Die folgenden Vorträge an diesem Vormittag sind weniger kurzweilig. Unfallversicherung für Studierende, BAföG, Was tun bei Feueralarm, Informationen des Sprachenzentrums, Vorstellung der Kulturwissenschaftlichen Fakultät. Erschöpft gehen die Erstsemester in die Mensa.

Durch die großen Fenster fällt der Blick auf die Oder. Auf der anderen Seite des Flusses liegt Slubice. Direkt am Ufer ist ein großes modernes Gebäude aus Glas zu erkennen - das Collegium Polonicum, eine Gemeinschaftseinrichtung der Europa-Universität Viadrina und der Adam-Mickiewicz–Unversität aus Poznan. Vivien Hartmann blickt sinnierend hinüber. Die Grenzlage nutzen, hatte die Uni-Vizepräsidin ihr gerade mit auf den Weg gegeben. Deswegen bin ich gar nicht hier, sagt die 20-Jährige:

"Eigentlich gar nicht, ich bin mehr orientiert an romanischen Sprachen, das gefällt mir eher vom Klang her."
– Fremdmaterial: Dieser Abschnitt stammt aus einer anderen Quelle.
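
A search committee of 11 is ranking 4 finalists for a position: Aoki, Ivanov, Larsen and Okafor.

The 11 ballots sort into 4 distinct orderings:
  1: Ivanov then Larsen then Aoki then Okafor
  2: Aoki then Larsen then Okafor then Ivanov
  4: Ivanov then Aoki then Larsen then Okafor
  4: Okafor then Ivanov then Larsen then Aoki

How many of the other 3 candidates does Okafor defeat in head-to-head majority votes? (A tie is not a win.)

1

Okafor against each rival (11 committee members):
Okafor vs Aoki: Aoki, 7–4.
Okafor vs Ivanov: Okafor, 6–5.
Okafor vs Larsen: Okafor preferred on 4 ballots; Larsen wins 7–4.
Okafor beats Ivanov; loses to Aoki, Larsen — 1 pairwise win.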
Vivien Hartmann ist vom Rhein an die Oder gekommen. Sie trägt einen Silberring in der Unterlippe, durchlöcherte Jeans, Turnschuhe und ein knappes, blassrotes Samtjäckchen. Vivien hat sich für die Viadrina entschieden, weil sie nach Berlin wollte. Klingt merkwürdig, trifft aber für viele Studierende zu. Das Semesterticket berechtigt zur kostenlosen Nutzung aller öffentlichen Verkehrsmittel in Berlin und Brandenburg. So studieren viele in Frankfurt/Oder und wohnen in Berlin. Zusammen mit Professoren und Dozenten bevölkern sie morgens und abends den Regionalzug RE 1. Warum nicht in Frankfurt/Oder wohnen? Vivien Hartmann rümpft die Nase und antwortet: Ich wollte doch in eine coole Stadt.

"Man studiert Kulturwissenschaften, aber es gibt gar nicht viel Angebot an Kultur hier, es gibt nicht wie in Berlin so viele Theater oder verschiedene Zeitschriften. Berlin bietet mehr Möglichkeiten. Frankfurt/Oder, ich finde, auch die Atmosphäre fehlt so ein bisschen, das Ambiente an sich."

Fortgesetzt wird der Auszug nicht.